The balanced chemical equation for the reaction is:
2 CO + O2 -> 2 CO2
From the equation, we can see that 2 moles of CO react with 1 mole of O2 to produce 2 moles of CO2. Therefore, to produce 0.5 mole of CO2, we need:
0.5 mol CO2 x (1 mol O2 / 2 mol CO) = 0.25 mol O2
Now we can use the ideal gas law to calculate the volume of O2 at STP (Standard Temperature and Pressure, 0°C and 1 atm) using the molar volume of a gas at STP, which is 22.4 L/mol:
PV = nRT
P = 1 atm
V = ?
n = 0.25 mol
R = 0.0821 L atm/mol K
T = 273 K
V = nRT/P = (0.25 mol)(0.0821 L atm/mol K)(273 K)/(1 atm) = 5.66 L
Therefore, the volume of O2 required to react with CO to produce 0.5 mole of CO2 at STP is 5.66 L.

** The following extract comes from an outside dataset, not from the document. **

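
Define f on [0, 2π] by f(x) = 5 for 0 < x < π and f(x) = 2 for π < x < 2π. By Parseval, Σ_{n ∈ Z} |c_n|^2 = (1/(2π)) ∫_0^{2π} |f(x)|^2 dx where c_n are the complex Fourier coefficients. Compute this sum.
Σ |c_n|^2 = 29/2

Parseval equates the L^2 energy of f (normalised by 1/(2π)) with the ℓ^2 sum of its Fourier coefficients: (1/(2π)) ∫_0^{2π} |f|^2 = Σ |c_n|^2.
Compute the left side: (1/(2π)) [∫_0^π 5^2 dx + ∫_π^{2π} 2^2 dx] = (1/(2π)) · (25π + 4π) = (25 + 4)/2 = 29/2.
So Σ_{n ∈ Z} |c_n|^2 = 29/2.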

Volume-volume problems example what volume of O2 reacts CO to produce 0.5mole of Co2 at STP?
3 answers
what masses of CH4 formed when 8.3moles of CO react with H2
To solve this problem, we need to use the balanced chemical equation for the reaction between CO and H2 to form CH4:
CO + 3 H2 → CH4 + H2O
From the balanced equation, we see that 1 mole of CO reacts with 3 moles of H2 to produce 1 mole of CH4.
Therefore, if we have 8.3 moles of CO, we need 3 times that amount of H2 to completely react with the CO and produce CH4. So:
Number of moles of H2 = 8.3 mol CO x 3 mol H2 / 1 mol CO = 24.9 mol H2
Now we can calculate the limiting reactant. The limiting reactant is the reactant with the smallest number of moles compared to the stoichiometric ratio. The amount of CH4 formed will be determined by the limiting reactant.
To find the limiting reactant, we need to calculate the number of moles of CH4 that can be formed from each reactant, assuming that reactant is the limiting reactant.
From CO:
8.3 mol CO x 1 mol CH4 / 1 mol CO = 8.3 mol CH4
From H2:
24.9 mol H2 x 1 mol CH4 / 3 mol H2 = 8.3 mol CH4
Since both reactants produce an equal amount of CH4, neither reactant is limiting. Therefore, we can use either reactant to calculate the amount of CH4 formed.
From CO:
8.3 mol CO x 1 mol CH4 / 1 mol CO x 16.04 g CH4 / 1 mol CH4 = 133.9 g CH4
Therefore, 133.9 g of CH4 will be formed when 8.3 moles of CO react with excess H2.
CO + 3 H2 → CH4 + H2O
From the balanced equation, we see that 1 mole of CO reacts with 3 moles of H2 to produce 1 mole of CH4.
Therefore, if we have 8.3 moles of CO, we need 3 times that amount of H2 to completely react with the CO and produce CH4. So:
Number of moles of H2 = 8.3 mol CO x 3 mol H2 / 1 mol CO = 24.9 mol H2
Now we can calculate the limiting reactant. The limiting reactant is the reactant with the smallest number of moles compared to the stoichiometric ratio. The amount of CH4 formed will be determined by the limiting reactant.
To find the limiting reactant, we need to calculate the number of moles of CH4 that can be formed from each reactant, assuming that reactant is the limiting reactant.
From CO:
8.3 mol CO x 1 mol CH4 / 1 mol CO = 8.3 mol CH4
From H2:
24.9 mol H2 x 1 mol CH4 / 3 mol H2 = 8.3 mol CH4
Since both reactants produce an equal amount of CH4, neither reactant is limiting. Therefore, we can use either reactant to calculate the amount of CH4 formed.
From CO:
8.3 mol CO x 1 mol CH4 / 1 mol CO x 16.04 g CH4 / 1 mol CH4 = 133.9 g CH4
Therefore, 133.9 g of CH4 will be formed when 8.3 moles of CO react with excess H2.